It was June of 1993 when Jeff Goldblum said, “life finds a way.” I was 11 at the time, and when Jurassic Park hit the theaters it felt like a revolution in film and I suppose it was. I mean, there were dinosaurs on the screen—as real as I had ever imagined them. John Hammond, with his ambered-mosquito cane, had figured it out. And when Dr. Alan Grant stepped out of that jeep and turned up his face to get his, and our, first look at those long-necks grazing at the canopy of the tallest trees we all took a deep breath, held it for a moment, and said, “holy shit, it’s a dinosaur.” To watch it now, there’s a sense of nostalgia, but not the breathlessness. The dinos of ‘93 are less impressive, and we find ourselves reassuring anyone born after 1990, “it was really pretty good for it’s time.” It was later in the film, however, after the initial awe, that Jeff Goldblum, as Dr. Ian Malcom, said, “life finds a way.” Nearly 21 years later and that’s what I remember, and that’s what I cannot seem to get away from in my writing, nor am I sure I want to.

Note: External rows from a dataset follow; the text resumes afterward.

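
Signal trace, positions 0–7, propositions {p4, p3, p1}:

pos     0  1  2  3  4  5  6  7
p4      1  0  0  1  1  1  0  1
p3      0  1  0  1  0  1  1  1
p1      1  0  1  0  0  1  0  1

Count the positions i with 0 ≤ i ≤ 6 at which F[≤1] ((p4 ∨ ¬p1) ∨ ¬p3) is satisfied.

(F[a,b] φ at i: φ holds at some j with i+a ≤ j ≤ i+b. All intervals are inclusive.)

7

Evaluate at each i in [0,6]:
  i=0: ✓ (witness j=0)
  i=1: ✓ (witness j=1)
  i=2: ✓ (witness j=2)
  i=3: ✓ (witness j=3)
  i=4: ✓ (witness j=4)
  i=5: ✓ (witness j=5)
  i=6: ✓ (witness j=6)
Positions where it holds: {0, 1, 2, 3, 4, 5, 6} → 7.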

I can’t write a happy story. I just can’t. I don’t particularly like reading happy stories, either. I’m not even sure why this is (I’m content enough, mostly), but what I do know is that through narratives of tragedy and sorrow and violence and guilt and betrayal, without stating it as explicitly as Dr. Malcom, “life finds a way” is what I’m trying to insist upon in everything I write. To say that “life finds a way” is to imply that it’s in the habit of losing its way or that its way is obscured at times. Life must stall. It must be uncertain. It must search and doubt before it can move on. These are the stories to which I am drawn and try to write.
I’ve often heard folks decry a novel for its tragedy. “I hate that book,” they say. “It’s so sad.” And when they do, I can’t help but think of Rose of Sharon’s “mysterious” smile in John Steinbeck’s The Grapes of Wrath, a father and son’s determination to “carry the light” in Cormac McCarthy’s The Road, Hig’s seemingly hopeless flight in Peter Heller’s The Dog Stars, and Junior’s ironic humor in Sherman Alexie’s The Absolutely True Diary of a Part-Time Indian—each a work full of heartbreak. Of course, there are many, many others, and I’m sure you can think of some. We are weaved of beauty and travesty and absurdity. Good writing acknowledges that complexity, and life would lose its way, were a strand removed. Life doesn’t do that—because Jeff Goldblum said so.
Michael Crichton and Steven Spielberg told a great story. People loved Jurassic Park—still do—but it’s not a happy tale. People die, violently and painfully, and the survivors ultimately have to abandon that miracle island. The dream and the wonder are soiled and lost. But life finds a way. A few of our protagonists live. The dinosaurs live. In fact, the dinosaurs win, and perhaps that makes it a happy story afterall.